In October, an electric catox unit, air compressor, and power drop were installed at site. The system was started in November. At start up, the initial influent air concentrations contained approximately 500 ppmv  VFHs.

1999: On July 30, groundwater samples were analyzed for BTEX, total petroleum hydrocarbons (TPHs), and attenuation parameters (nitrate, sulfate, and alkalinity). The results indicated that the sampled monitoring wells had TPH concentrations in excess of Arizona Aquifer Water Quality Standards (AWQS). Methane levels were found to be elevated in all wells, which may indicate that degradation of hydrocarbons due to aerobic activity was occurring at the site.

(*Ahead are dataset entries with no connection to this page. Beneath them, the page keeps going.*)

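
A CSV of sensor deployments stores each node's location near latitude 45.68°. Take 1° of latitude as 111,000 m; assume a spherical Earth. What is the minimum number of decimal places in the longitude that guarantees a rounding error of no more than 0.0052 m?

7 decimal places

At 45.68° one degree of longitude covers 111000 × cos 45.68° ≈ 111000 × 0.6987 ≈ 77551.8 m.
N decimal places → at most half a unit in the last place, 0.5 × 10⁻ᴺ° = 77551.8/2 × 10⁻ᴺ m.
Need 0.5 × 77551.8 × 10⁻ᴺ ≤ 0.0052 → 10⁻ᴺ ≤ 1.341e-07, so N ≥ 6.87.
At 6 places the error can reach 0.0388 m, but 7 places keeps it to 0.00388 m.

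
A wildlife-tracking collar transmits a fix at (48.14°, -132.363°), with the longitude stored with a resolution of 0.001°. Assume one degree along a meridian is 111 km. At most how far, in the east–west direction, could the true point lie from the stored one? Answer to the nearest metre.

37 metres

With a 0.001° grid the true value lies within half a step, ±0.001°/2 = ±0.0005°, of the stored one.
Parallels shrink by cos φ, so at 48.14° a degree of longitude is 111000 × 0.6673 ≈ 74071.7 m.
Maximum E–W displacement: 0.0005 × 74071.7 = 37.0359 m.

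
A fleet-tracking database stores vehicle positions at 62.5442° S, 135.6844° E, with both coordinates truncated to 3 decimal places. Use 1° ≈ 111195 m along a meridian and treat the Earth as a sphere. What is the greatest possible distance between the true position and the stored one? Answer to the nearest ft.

402 ft

Truncating at 3 decimal places can drop up to a full unit in the last place, so each coordinate may be off by as much as 0.001°.
N–S: 0.001° × 111195 m/° = 111.195 m.
East–west component at 62.5442°: 0.001° × 111195 × cos 62.5442° ≈ 0.001 × 51268 ≈ 51.268 m.
Combining orthogonally: (111.195² + 51.268²)^½ ≈ 122.445 m.
Converting: 122.445 m × 3.2808 ft/m ≈ 401.72 ft.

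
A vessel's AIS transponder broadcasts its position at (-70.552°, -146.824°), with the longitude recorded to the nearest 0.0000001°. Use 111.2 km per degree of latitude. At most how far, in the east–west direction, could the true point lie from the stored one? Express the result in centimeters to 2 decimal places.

0.19 centimeters

Rounding to 7 decimal places leaves the longitude within ±5e-08° of the true value.
At latitude 70.552° a degree of longitude spans 111200 m × cos 70.552° = 111200 × 0.3330 ≈ 37024.2 m.
East–west error: 5e-08° × 37024.2 m/° ≈ 0.00185121 m.
That is 0.00185121 m = 0.18512 cm.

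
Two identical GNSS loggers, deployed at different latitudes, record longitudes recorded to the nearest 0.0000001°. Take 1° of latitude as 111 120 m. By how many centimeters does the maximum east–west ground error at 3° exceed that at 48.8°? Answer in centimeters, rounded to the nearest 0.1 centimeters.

Rounding to 7 decimal places leaves the longitude within ±5e-08° of the true value.
At 3°: 5e-08° × 111120 × cos 3° = 5e-08 × 111120 × 0.9986 ≈ 0.0055484 m.
At 48.8°: 5e-08° × 111120 × cos 48.8° = 5e-08 × 111120 × 0.6587 ≈ 0.0036597 m.
So the lower-latitude error exceeds the higher by 0.0055484 − 0.0036597 = 0.0018887 m.
That is 0.00188871 m = 0.18887 cm.

0.2 centimeters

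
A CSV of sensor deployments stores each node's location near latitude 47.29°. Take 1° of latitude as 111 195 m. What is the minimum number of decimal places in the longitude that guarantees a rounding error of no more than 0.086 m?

6

At 47.29° one degree of longitude covers 111195 × cos 47.29° ≈ 111195 × 0.6783 ≈ 75422.2 m.
Rounding to N decimal places gives at most 0.5 × 10⁻ᴺ degrees of error, i.e. 0.5 × 10⁻ᴺ × 75422.2 m.
Need 0.5 × 75422.2 × 10⁻ᴺ ≤ 0.086 → 10⁻ᴺ ≤ 2.280e-06, so N ≥ 5.64.
At 5 places the error can reach 0.377 m, but 6 places keeps it to 0.0377 m.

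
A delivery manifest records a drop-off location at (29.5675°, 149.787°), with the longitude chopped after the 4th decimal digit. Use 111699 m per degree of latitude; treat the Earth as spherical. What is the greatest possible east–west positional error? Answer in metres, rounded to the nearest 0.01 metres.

Truncating at 4 decimal places can drop up to a full unit in the last place, so the longitude may be off by as much as 0.0001°.
One degree of longitude at 29.5675° is 111699 × cos 29.5675° ≈ 111699 × 0.8698 = 97153 m.
So at most 0.0001° × 97153 ≈ 9.7153 m east–west.

9.72 metres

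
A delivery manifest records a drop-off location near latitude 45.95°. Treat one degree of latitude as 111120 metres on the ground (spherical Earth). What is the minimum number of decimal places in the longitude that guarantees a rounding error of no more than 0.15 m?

At 45.95° one degree of longitude covers 111120 × cos 45.95° ≈ 111120 × 0.6953 ≈ 77260.2 m.
N decimal places → at most half a unit in the last place, 0.5 × 10⁻ᴺ° = 77260.2/2 × 10⁻ᴺ m.
Setting 38630.1 × 10⁻ᴺ ≤ 0.15 gives 10ᴺ ≥ 2.575e+05, i.e. N ≥ 5.41.
N = 5 would give 0.386 m (too coarse); N = 6 gives 0.0386 m ≤ 0.15 m.

6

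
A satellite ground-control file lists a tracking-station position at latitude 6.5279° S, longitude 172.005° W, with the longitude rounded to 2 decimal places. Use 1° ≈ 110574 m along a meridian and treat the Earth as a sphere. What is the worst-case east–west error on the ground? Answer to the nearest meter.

Rounding to 2 decimal places leaves the longitude within ±0.005° of the true value.
Parallels shrink by cos φ, so at 6.5279° a degree of longitude is 110574 × 0.9935 ≈ 109857 m.
East–west error: 0.005° × 109857 m/° ≈ 549.286 m.

549 meters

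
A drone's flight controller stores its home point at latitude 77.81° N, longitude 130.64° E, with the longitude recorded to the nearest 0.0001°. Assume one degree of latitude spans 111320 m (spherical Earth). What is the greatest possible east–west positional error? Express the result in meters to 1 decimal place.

1.2 meters

Rounding to 4 decimal places leaves the longitude within ±5e-05° of the true value.
At latitude 77.81° a degree of longitude spans 111320 m × cos 77.81° = 111320 × 0.2112 ≈ 23505.7 m.
So at most 5e-05° × 23505.7 ≈ 1.17528 m east–west.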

1997: In March, the bioventing system was converted to a  SVE system and operated until May. Soil vapors were extracted at a rate of 34 standard cubic feet per minute (scfm) for 35 days. After 35 days, vapor samples were collected and no volatiles were detected in the vapors. The soil bioventing/SVE system was shut down in May.

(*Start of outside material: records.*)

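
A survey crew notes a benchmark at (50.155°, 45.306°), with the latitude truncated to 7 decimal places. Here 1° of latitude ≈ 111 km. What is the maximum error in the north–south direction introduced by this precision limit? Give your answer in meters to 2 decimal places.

Truncating at 7 decimal places can drop up to a full unit in the last place, so the latitude may be off by as much as 1e-07°.
So the N–S error is at most 1e-07 × 111000 = 0.0111 m.

0.01 meters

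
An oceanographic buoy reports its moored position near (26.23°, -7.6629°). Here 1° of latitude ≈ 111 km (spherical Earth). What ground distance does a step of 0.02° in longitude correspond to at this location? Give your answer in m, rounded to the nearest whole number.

1991 m

0.02° of longitude at 26.23° is 0.02 × 111000 × cos 26.23° ≈ 0.02 × 99570 = 1991.4 m.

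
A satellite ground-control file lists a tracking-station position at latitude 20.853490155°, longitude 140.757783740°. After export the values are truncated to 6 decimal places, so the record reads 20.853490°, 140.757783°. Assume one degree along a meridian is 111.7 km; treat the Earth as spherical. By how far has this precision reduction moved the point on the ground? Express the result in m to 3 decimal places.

0.079 m

Δlat = 20.853490155 − 20.853490 = +0.000000155°; Δlon = 140.757783740 − 140.757783 = +0.000000740°.
N–S: 0.000000155° × 111700 m/° = 0.0173135 m.
E–W at 20.8535°: 0.000000740° × 111700 × cos 20.8535° = 0.000000740 × 111700 × 0.9345 ≈ 0.0772434 m.
Combined displacement = (0.0173135² + 0.0772434²)^½ ≈ 0.07916 m.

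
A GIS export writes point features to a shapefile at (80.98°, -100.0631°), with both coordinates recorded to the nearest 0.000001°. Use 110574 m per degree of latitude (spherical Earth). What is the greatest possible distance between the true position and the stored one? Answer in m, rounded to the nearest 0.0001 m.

0.0560 m

Rounding to 6 decimal places leaves each coordinate within ±5e-07° of the true value.
North–south component: 5e-07° × 110574 = 0.055287 m.
Longitude error → 5e-07 × 110574 × cos 80.98° = 5e-07 × 110574 × 0.1568 ≈ 0.00866785 m.
The two errors are perpendicular, so the maximum displacement is √(0.055287² + 0.00866785²) ≈ 0.0559623 m.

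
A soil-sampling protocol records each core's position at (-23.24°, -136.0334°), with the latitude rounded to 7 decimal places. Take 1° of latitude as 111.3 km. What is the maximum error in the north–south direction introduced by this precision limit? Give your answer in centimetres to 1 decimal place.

0.6 centimetres

Rounding to 7 decimal places leaves the latitude within ±5e-08° of the true value.
Along the meridian that is 5e-08° × 111300 m/° = 0.005565 m.
That is 0.005565 m = 0.5565 cm.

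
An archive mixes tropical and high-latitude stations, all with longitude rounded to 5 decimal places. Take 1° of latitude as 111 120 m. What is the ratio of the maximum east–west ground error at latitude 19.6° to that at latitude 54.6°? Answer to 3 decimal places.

1.626

Rounding to 5 decimal places leaves the longitude within ±5e-06° of the true value.
Error at 19.6° = 5e-06° × 111120 × cos 19.6° ≈ 0.5556 × 0.9421 = 0.52341 m.
At 54.6°: 5e-06° × 111120 × cos 54.6° = 5e-06 × 111120 × 0.5793 ≈ 0.32185 m.
Ratio: 0.52341 / 0.32185 = cos 19.6° / cos 54.6° ≈ 1.6263.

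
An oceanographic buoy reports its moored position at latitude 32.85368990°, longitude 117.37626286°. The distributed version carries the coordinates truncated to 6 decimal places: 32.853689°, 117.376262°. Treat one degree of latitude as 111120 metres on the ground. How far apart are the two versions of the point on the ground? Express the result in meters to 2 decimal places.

Δlat = 32.85368990 − 32.853689 = +0.00000090°; Δlon = 117.37626286 − 117.376262 = +0.00000086°.
North–south shift: 0.00000090 × 111120 = 0.100008 m.
E–W at 32.8537°: 0.00000086° × 111120 × cos 32.8537° = 0.00000086 × 111120 × 0.8401 ≈ 0.0802787 m.
Distance: √(0.100008² + 0.0802787²) ≈ 0.128243 m.

0.13 meters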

1995 – 1996: In order to remediate the contaminated soils at the site a soil bioventing system was installed, and operated. Remediation of the soils at the site using bioventing began in June 1995. The bioventing system consisted of a single air injection well, one background well, and two vapor monitoring wells. The injection well was 15 feet deep. The bioventing system operated from June 1995 to January 1996.

In January 1996, groundwater and surface water samples were collected from monitoring wells and Apache Lake. The samples were analyzed for BTEX. Benzene was detected above state standards in one of the wells. BTEX compounds were not detected in the surface water sample.

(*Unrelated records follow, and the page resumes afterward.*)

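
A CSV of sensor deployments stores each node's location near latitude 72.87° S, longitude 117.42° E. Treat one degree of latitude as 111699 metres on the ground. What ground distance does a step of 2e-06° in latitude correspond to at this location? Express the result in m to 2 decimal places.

Along a meridian 2e-06° is 2e-06 × 111699 = 0.223398 m.

0.22 m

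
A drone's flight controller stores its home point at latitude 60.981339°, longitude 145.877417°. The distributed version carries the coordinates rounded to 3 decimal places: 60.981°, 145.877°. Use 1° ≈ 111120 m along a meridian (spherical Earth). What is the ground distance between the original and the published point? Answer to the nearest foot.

144 feet

Δlat = 60.981339 − 60.981 = +0.000339°; Δlon = 145.877417 − 145.877 = +0.000417°.
North–south shift: 0.000339 × 111120 = 37.6697 m.
East–west at this latitude: 0.000417° × 111120 × cos 60.981° ≈ 0.000417 × 53904.3 = 22.4781 m.
Hypotenuse of the two orthogonal shifts: √(37.6697² + 22.4781²) = 43.8665 m.
Converting: 43.8665 m × 3.2808 ft/m ≈ 143.92 ft.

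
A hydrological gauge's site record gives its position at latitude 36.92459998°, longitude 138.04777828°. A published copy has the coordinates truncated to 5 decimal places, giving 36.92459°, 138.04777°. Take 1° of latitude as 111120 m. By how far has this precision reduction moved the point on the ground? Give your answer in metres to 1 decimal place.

1.3 metres

The latitude changed by +0.00000998° and the longitude by +0.00000828°.
N–S: 0.00000998° × 111120 m/° = 1.10898 m.
E–W at 36.9246°: 0.00000828° × 111120 × cos 36.9246° = 0.00000828 × 111120 × 0.7994 ≈ 0.735532 m.
Hypotenuse of the two orthogonal shifts: √(1.10898² + 0.735532²) = 1.33073 m.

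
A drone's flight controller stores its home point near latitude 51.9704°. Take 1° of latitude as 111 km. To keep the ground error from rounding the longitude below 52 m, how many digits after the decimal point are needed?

3 decimal places

At 51.9704° one degree of longitude covers 111000 × cos 51.9704° ≈ 111000 × 0.6161 ≈ 68383.6 m.
N decimal places → at most half a unit in the last place, 0.5 × 10⁻ᴺ° = 68383.6/2 × 10⁻ᴺ m.
Setting 34191.8 × 10⁻ᴺ ≤ 52 gives 10ᴺ ≥ 657.5, i.e. N ≥ 2.82.
At 2 places the error can reach 342 m, but 3 places keeps it to 34.2 m.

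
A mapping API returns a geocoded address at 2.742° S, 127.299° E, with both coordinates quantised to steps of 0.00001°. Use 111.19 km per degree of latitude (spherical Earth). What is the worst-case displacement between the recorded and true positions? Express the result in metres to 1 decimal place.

With a 0.00001° grid the true value lies within half a step, ±0.00001°/2 = ±5e-06°, of the stored one.
North–south component: 5e-06° × 111190 = 0.55595 m.
E–W at 2.742°: 5e-06° × 111190 × cos 2.742° = 5e-06 × 111190 × 0.9989 ≈ 0.555313 m.
Worst case both components are at the extreme and orthogonal: √(0.55595² + 0.555313²) ≈ 0.785782 m.

0.8 metres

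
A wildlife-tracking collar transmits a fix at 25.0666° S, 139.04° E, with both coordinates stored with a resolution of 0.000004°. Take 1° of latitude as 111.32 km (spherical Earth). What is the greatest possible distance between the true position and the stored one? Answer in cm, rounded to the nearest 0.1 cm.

With a 0.000004° grid the true value lies within half a step, ±0.000004°/2 = ±2e-06°, of the stored one.
North–south component: 2e-06° × 111320 = 0.22264 m.
E–W at 25.0666°: 2e-06° × 111320 × cos 25.0666° = 2e-06 × 111320 × 0.9058 ≈ 0.201671 m.
Worst case both components are at the extreme and orthogonal: √(0.22264² + 0.201671²) ≈ 0.300399 m.
That is 0.300399 m = 30.04 cm.

30.0 cm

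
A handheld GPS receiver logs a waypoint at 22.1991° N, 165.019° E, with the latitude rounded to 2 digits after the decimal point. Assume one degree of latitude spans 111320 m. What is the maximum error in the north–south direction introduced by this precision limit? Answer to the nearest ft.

Rounding to 2 decimal places leaves the latitude within ±0.005° of the true value.
So the N–S error is at most 0.005 × 111320 = 556.6 m.
Converting: 556.6 m × 3.2808 ft/m ≈ 1826.1 ft.

1826 ft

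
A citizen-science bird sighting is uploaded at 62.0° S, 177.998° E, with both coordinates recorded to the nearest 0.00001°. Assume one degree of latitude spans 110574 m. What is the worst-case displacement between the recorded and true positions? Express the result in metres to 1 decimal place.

Rounding to 5 decimal places leaves each coordinate within ±5e-06° of the true value.
North–south component: 5e-06° × 110574 = 0.55287 m.
East–west component at 62°: 5e-06° × 110574 × cos 62° ≈ 5e-06 × 51911.3 ≈ 0.259557 m.
Worst case both components are at the extreme and orthogonal: √(0.55287² + 0.259557²) ≈ 0.610766 m.

0.6 metres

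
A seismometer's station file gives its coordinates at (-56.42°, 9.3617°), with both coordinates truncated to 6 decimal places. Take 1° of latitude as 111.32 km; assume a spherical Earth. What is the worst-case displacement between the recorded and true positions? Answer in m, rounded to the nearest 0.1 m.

0.1 m

Truncating at 6 decimal places can drop up to a full unit in the last place, so each coordinate may be off by as much as 1e-06°.
Latitude error → 1e-06 × 111320 = 0.11132 m along the meridian.
Longitude error → 1e-06 × 111320 × cos 56.42° = 1e-06 × 111320 × 0.5531 ≈ 0.0615712 m.
Combining orthogonally: (0.11132² + 0.0615712²)^½ ≈ 0.127213 m.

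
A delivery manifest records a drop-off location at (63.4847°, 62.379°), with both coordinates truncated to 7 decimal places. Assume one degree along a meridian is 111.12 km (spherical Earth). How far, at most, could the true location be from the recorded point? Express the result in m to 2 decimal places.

0.01 m

Truncating at 7 decimal places can drop up to a full unit in the last place, so each coordinate may be off by as much as 1e-07°.
North–south component: 1e-07° × 111120 = 0.011112 m.
Longitude error → 1e-07 × 111120 × cos 63.4847° = 1e-07 × 111120 × 0.4464 ≈ 0.00496081 m.
The two errors are perpendicular, so the maximum displacement is √(0.011112² + 0.00496081²) ≈ 0.0121691 m.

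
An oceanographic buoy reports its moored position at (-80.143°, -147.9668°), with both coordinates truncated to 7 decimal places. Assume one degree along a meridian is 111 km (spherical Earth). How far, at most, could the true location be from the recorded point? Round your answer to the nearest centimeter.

Truncating at 7 decimal places can drop up to a full unit in the last place, so each coordinate may be off by as much as 1e-07°.
North–south component: 1e-07° × 111000 = 0.0111 m.
E–W at 80.143°: 1e-07° × 111000 × cos 80.143° = 1e-07 × 111000 × 0.1712 ≈ 0.00190021 m.
Combining orthogonally: (0.0111² + 0.00190021²)^½ ≈ 0.0112615 m.
That is 0.0112615 m = 1.1261 cm.

1 centimeters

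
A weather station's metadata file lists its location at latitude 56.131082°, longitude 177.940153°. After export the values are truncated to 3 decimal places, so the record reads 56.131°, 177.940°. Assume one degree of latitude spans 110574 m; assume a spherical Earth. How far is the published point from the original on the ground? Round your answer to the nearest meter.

13 meters

The latitude changed by +0.000082° and the longitude by +0.000153°.
North–south shift: 0.000082 × 110574 = 9.06707 m.
E–W at 56.131°: 0.000153° × 110574 × cos 56.131° = 0.000153 × 110574 × 0.5573 ≈ 9.42823 m.
Combined displacement = (9.06707² + 9.42823²)^½ ≈ 13.0806 m.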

1994: A field investigation was completed at the site to determine the extent of soil contamination. The investigation consisted of a soil gas survey, drilling, and sampling of soil borings. This investigation indicated subsurface petroleum hydrocarbon soil contamination exists. 30 soil gas survey points were sampled at the UST and AST sites, each point were analyzed for, toluene, ethylbenzene, and xylenes (BTEX). Based on results of the soil gas survey, a total of five boreholes (four at UST site and one at the AST site) were drilled and then sampled. A preliminary site characterization report was issued in May.

1993: Williams AFB was Congressionally-mandated to close on September 30. Waterdog was then closed to visitors and Luke AFB assumed responsibility for the complex.

1991: In June, Williams AFB personnel noticed a strong fuel odor and sheen on Apache Lake, as well as stained soil within the UST valve vault. Sorbent booms were installed to contain any fuel that may have leached into the lake. The release was reported to ADEQ (Report Number 91-056-A) and a LUST number (LUST 4715.1933.01 to 03) assigned. In December, approximately 135 cubic yards of petroleum contaminated soil were excavated, disposed at a licensed disposal facility (Century Materials), and the excavation was backfilled with clean fill.

1979 – 1984: Four underground storage tanks (USTs) with piping to the boat dock were constructed and added to the complex. The USTs were used to store gasoline and pre-mix for the boating operation and consisted of one 3,750-gallon regular gasoline UST, one 2,000-gallon mixed gas/oil UST and two 550-gallon mixed gas/oil USTs. Two above-ground storage tanks (ASTs) were located approximately 500 feet east-southeast of the USTs. In the early 1980s, 18 of the 21 cabins were torn down, and new slump block cabins were built in their place.

1957 – 1958: Williams Air Force Base (Williams AFB) received a special use permit for the Waterdog property in 1957 from the National Forest Service (NFS) to be used for the enjoyment of military personnel stationed at the base. Several buildings, including the recreational building, 21 cabins, the maintenance building, two maintenance sheds, and the old water treatment shed were built in 1958. A floating dock was constructed at the lake shore directly in front of the recreational building. A fuel pump was located near the floating dock for boat refueling.